In the twentieth chapter of the book of Exodus, Moses is reported as declaring ten God-given rules for the Israelites, some of which have permeated into many subsequent moral and legal systems. Perhaps if Moses had been trained in today’s law schools, he would have been pressed to define more clearly the scope of some of them, like the sixth:

I’m a selfish sort of fellow, it’s myself I think of first:
If confronted with a dragon, I’d make sure he came off worst.
Yes, I know he’d need my flesh so he could fill his empty belly,
But I’m not prepared to die just yet – not on your bloomin’ nelly!

I would grab the nearest rifle, quickly load it with a bullet,
And with finger on the trigger, if he leapt at me, I’d pull it.
Yet it’s said, “You must not kill, because it’s wrong; you mustn’t do it.
No exceptions, no excuses – it’s not right, howe’er you view it”.

Do such people, when infected with a rogue bacterium,
Simply sit around and suffer, looking miserable and glum
As the blighters breed inside ’em? Sounds a trifle idiotic;
Don’t they feel the urge to kill ’em with a good antibiotic?

When the greenfly, slugs, botrytis, caterpillars, pigeons, moles
Leave your garden devastated, your potatoes full of holes,
Is it right that you should starve while such scallywags as these
Run amok among your brassicas and legumes as they please?

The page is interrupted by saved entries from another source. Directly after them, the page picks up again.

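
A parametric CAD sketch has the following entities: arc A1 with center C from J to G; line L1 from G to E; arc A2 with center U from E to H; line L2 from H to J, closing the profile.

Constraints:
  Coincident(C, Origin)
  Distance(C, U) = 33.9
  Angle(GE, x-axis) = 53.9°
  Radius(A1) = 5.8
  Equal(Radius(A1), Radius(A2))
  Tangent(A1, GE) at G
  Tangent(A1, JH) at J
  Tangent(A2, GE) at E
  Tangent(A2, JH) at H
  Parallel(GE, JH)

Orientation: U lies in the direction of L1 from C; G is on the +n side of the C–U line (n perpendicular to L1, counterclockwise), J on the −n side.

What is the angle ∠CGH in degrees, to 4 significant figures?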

There are tiny flying insects, ants and spiders everywhere
Which I massacre unwittingly – I just don’t know they’re there.
I am sure I must have trodden on them, swallowed ’em or sat on ’em.
Whichever way it happens, it’s the same result: I flatten ’em.

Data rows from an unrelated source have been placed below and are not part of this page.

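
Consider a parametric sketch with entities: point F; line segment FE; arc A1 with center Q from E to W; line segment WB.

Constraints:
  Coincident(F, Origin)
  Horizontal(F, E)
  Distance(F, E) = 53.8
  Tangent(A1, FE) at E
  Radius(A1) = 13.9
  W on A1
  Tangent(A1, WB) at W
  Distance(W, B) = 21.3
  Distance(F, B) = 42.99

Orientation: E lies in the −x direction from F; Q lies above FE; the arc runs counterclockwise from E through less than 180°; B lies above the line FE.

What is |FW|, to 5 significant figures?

41.881

F is at the origin; FE is horizontal with |FE| = 53.8 and E on the −x side, so E = (-53.800, 0.0000). A1 meets FE tangentially, so QE is at right angles to FE, so Q = E + (0, 13.9) = (-53.800, 13.900). Since QW ⟂ WB (tangency), |QB| = √(13.9² + 21.3²) = 25.434 regardless of where W sits on A1. So B lies on both circle(F, 42.99) and circle(Q, 25.434); the above-FE intersection is B = (-32.627, 27.993). W is the foot of the tangent from B: W = (-41.026, 8.4189).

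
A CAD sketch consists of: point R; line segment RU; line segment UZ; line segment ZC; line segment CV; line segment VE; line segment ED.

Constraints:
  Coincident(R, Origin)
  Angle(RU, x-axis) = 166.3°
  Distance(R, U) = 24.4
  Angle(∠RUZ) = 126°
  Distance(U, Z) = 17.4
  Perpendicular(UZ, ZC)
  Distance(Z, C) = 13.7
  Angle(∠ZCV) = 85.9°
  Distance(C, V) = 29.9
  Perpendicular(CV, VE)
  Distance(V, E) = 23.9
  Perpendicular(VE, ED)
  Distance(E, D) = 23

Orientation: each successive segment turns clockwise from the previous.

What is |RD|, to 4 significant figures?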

If I pick some luscious fruit, or if I harvest ripened grain,
Have I stolen from these seeds their chance to grow and seed again?
If I cut a fresh green cabbage, have I killed it prematurely?
The alternative’s starvation, and that’s not an option, surely?

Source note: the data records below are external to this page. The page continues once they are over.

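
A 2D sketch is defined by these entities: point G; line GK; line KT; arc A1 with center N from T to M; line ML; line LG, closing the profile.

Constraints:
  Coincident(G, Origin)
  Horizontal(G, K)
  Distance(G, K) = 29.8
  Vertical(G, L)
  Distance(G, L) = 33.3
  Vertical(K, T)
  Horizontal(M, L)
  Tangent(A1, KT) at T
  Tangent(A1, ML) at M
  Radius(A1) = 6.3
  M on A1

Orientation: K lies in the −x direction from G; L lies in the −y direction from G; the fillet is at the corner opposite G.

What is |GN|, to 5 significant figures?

35.795

G is at the origin; G and K share the same y with |GK| = 29.8 and K on the −x side, so K = (-29.800, 0.0000). GL is vertical with |GL| = 33.3 and L on the −y side, so L = (0.0000, -33.300). The virtual corner opposite G is at (-29.800, -33.300). Tangency of A1 to KT means the radius NT is perpendicular to KT and since A1 is tangent to ML there, NM ⟂ ML, with radius 6.3, so the center N sits 6.3 in from both sides at N = (-23.500, -27.000). Then |GN| = |N − G| = 35.795.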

If I kill a fatted calf (which I hear’s been done before)
To provide a balanced diet, have I really sinned once more?
There’s no doubt that killing must be wrong in many, many cases,
But Thou Shalt Not Kill’s too simple a commandment as life’s basis.

We’ve survived because we’ve eaten things like beef and wheat and lettuce,
And we’ve beat the competition that was always out to get us.
We’re a selfish sort of beast, like all the others on this planet;
Seems like killing things is part of life. Can’t all be wrong, then, can it?